Reichman, Corman ve Noonan (2008), yaptıkları çalışmada engelli çocuğu olan anne babaların yer aldığı araştırma grubunun, engelli çocuğu olmayan anne babaların oluşturduğu kontrol grubuna göre anlamlı düzeyde daha yüksek seviyede stres yaşadıklarını, mental ve fiziksel sağlık problemleri ile mücadele ettiklerini ve başka bir çocuğa sahip olup olmamakla ilgili tereddütler yaşadıklarını bulgulamışlardır.

Benjak ve Mavrinac (2009) yaptıkları çalışmada otistik çocuğu olan 178 anne-baba ile engelli çocuğu olmayan 172 anne-babayı kendilerine yönelik sağlık algıları açısından karşılaştırmışlardır. Araştırmaya katılan araştırma grubu ve kontrol grubu yaş, eğitim düzeyi, yaşadıkları yer ve kronik hastalığa sahip olma durumuna göre dengelendirilmiştir. Araştırma sonucunda otistik çocuğa sahip olan anne babaların kontrol grubundaki anne babalara göre anlamlı düzeyde sağlık durumlarını daha zayıf olarak algıladıkları bulgulanmıştır. Ayrıca otistik çocuğa sahip anne-babaların %71’i ekonomik, sosyal ve eğitim alanlarında politik değişiklikler yapılması gerektiğini bildirmişlerdir.

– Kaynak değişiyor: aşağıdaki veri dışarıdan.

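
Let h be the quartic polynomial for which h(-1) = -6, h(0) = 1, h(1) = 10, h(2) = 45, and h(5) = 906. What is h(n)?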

Amiri (2011) yaptığı çalışmada, aile içi problem çözme stratejileri, aile içinde duygularını ifade edebilme becerileri ve sahip olunan engelli çocuğun karakteristik özellikleri -yaş, engel düzeyi- ile anne-babaların stres düzeyi ile anne babaların mental sağlığı arasındaki ilişkiyi incelemiştir. Araştırmaya zihinsel engelli çocuğu olan 130 anne ile 70 baba katılmıştır. Araştırma sonucunda aile içi problem çözme becerileri ve aile içinde duyguların ifade edilebildiği ailelerde, anne babaların mental sağlıkları ve stres düzeylerinin de iyi olduğu bulgulanmıştır. Ayrıca engelli bireyin yaşı ve engel derecesi artıkça anne babaların stres düzeylerinin arttığı ve mental sağlıklarının da azaldığı gözlemlenmiştir.

Ahmadi ve diğerleri (2011), engelli çocuğa sahip olan anne-babalar ile engelli çocuğu olmayan anne babaların aile işlevlerini ve aile içi problem çözme becerilerini karşılaştırmışlardır. Araştırmanın çalışma grubu 200 anne babadan -100 engelli çocuğu olan anne-baba, 100 engelli çocuğu olmayan anne baba- oluşturulmuştur. Araştırma sonuçlarına göre, engelli çocuğa sahip anne babaların aile işlevlerinin ve aile içi problem çözme becerilerinin, engelli çocuğa sahip olmayan anne babalardan anlamlı düzeyde daha düşük seviyede olduğu bulgulanmıştır.